BAB I
PENDAHULUAN
A.
Latar
belakang
Secara
bahasa, hadits dapat berarti baru, dekat dan khabar (cerita). Sedangkan dalam
tradisi hukum Islam, hadits berarti segala perkataan, perbuatan dan keizinan
Nabi Muhammad SAW (aqwal, af’al wa taqrir). Akan tetapi para ulama Ushul Fiqh,
membatasi pengertian hadits hanya pada ”ucapan-ucapan Nabi Muhammad SAW yang
berkaitan dengan hukum”, sedangkan bila mencakup, pula perbuatan dan taqrir
yang berkaitan dengan hukum, maka ketiga hal ini mereka namai dengan ”Sunnah”.
Beranjak
dari pengertian-pengertian di atas, menarik dibicarakan tentang kedudukan
Hadits dalam Islam.

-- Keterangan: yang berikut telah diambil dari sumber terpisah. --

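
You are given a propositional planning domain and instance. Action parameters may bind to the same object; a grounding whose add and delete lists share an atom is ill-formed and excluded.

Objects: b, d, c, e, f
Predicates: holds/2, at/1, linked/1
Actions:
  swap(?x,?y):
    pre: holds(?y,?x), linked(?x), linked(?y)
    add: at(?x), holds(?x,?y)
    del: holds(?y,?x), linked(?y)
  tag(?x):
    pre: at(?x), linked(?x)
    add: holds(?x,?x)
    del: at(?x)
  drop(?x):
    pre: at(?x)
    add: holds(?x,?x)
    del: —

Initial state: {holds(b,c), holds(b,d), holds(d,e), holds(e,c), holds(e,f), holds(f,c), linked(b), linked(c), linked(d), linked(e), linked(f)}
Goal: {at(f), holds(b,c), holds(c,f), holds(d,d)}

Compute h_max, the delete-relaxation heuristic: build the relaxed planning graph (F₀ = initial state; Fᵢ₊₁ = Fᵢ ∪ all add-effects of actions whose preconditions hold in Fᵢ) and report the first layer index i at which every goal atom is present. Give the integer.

F0 = init (11 atoms)
F1 = F0 ∪ {at(c), at(d), at(e), at(f), holds(c,b), holds(c,e), holds(c,f), holds(d,b), holds(e,d), holds(f,e)}  (21 atoms)
F2 = F1 ∪ {at(b), holds(c,c), holds(d,d), holds(e,e), holds(f,f)}  (26 atoms)
goal ⊆ F2  ⇒  h_max = 2

2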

Seperti yang kita ketahui, bahwa Al-Qur’an merupakan sumber
hukum primer/utama dalam Islam. Akan tetapi dalam realitasnya, ada beberapa hal
atau perkara yang sedikit sekali Al-Qur’an membicarakanya, atau Al-Qur’an
membicarakan secara global saja, atau bahkan tidak dibicarakan sama sekali
dalam Al-Qur’an. Nah jalan keuar untuk memperjelas dan merinci keuniversalan
Al-Qur’an tersebut, maka diperlukan Al-Hadits/As-Sunnah. Di sinilah peran dan
kedudukan Hadits sebagai tabyin atau penjelas dari Al-Qur’an atau bahkan
menjadi sumber hukum sekunder/kedua_setelah Al-Qur’an.
B.
Rumusan
Masalah
1. Bagaimana Dalil-dalil Kehujjahan
Hadits?
2. Bagaimana Fungsi Hadis Terhadap Al-Qur’an?
BAB II
PEMBAHASAN
1.
Dalil-Dalil Kehujjahan Hadis
Sunnah
adalah sumber hukum Islam (pedoman hidup kaum Muslimin) yang kedua setelah al-Qur’an.
Bagi mereka yang telah beriman terhadap al-Qur’an sebagai sumber hukum Islam,
maka secara otomatis harus percaya bahwa Sunnah juga merupakan sumber hukum
Islam. Bagi mereka yang menolak kebenaran Sunnah sebagai sumber hukum Islam,
bukan saja memperoleh dosa, tetpai juga murtad hukumnya. Ayat-ayat Al-Qur’an
sendiri telah cukup menjadi alasan yang pasti tentang kebenaran Al-Hadits, ini
sebagai sumber hukum Islam. Di dalam al-Quran dijelaskan umat Islam harus
kembali kepada al-Qur’an dan As-Sunnah, diantara ayatnya adalah sebagai berikut:[1]
1. Setiap Mu’min harus taat kepada
Allah dan kepada Rasulullah. (Al-Anfal: 20, Muhammad: 33, an-Nisa: 59, Ali
‘Imran: 32, al- Mujadalah: 13, an-Nur: 54, al-Maidah: 92).
2. Patuh kepada Rasul berarti patuh dan
cinta kepada Allah. (An-Nisa: 80, Ali ‘Imran: 31)
3. Orang yang menyalahi Sunnah akan
mendapatkan siksa. (Al-Anfal: 13, Al-Mujadilah: 5, An-Nisa: 115).
4. Berhukum terhadap Sunnah adalah
tanda orang yang beriman. (An-Nisa: 65).
Alasan
lain mengapa umat Islam berpegang pada hadits karena selain memang di
perintahkan oleh Al-Qur’an, juga untuk memudahkan dalam menentukan (menghukumi)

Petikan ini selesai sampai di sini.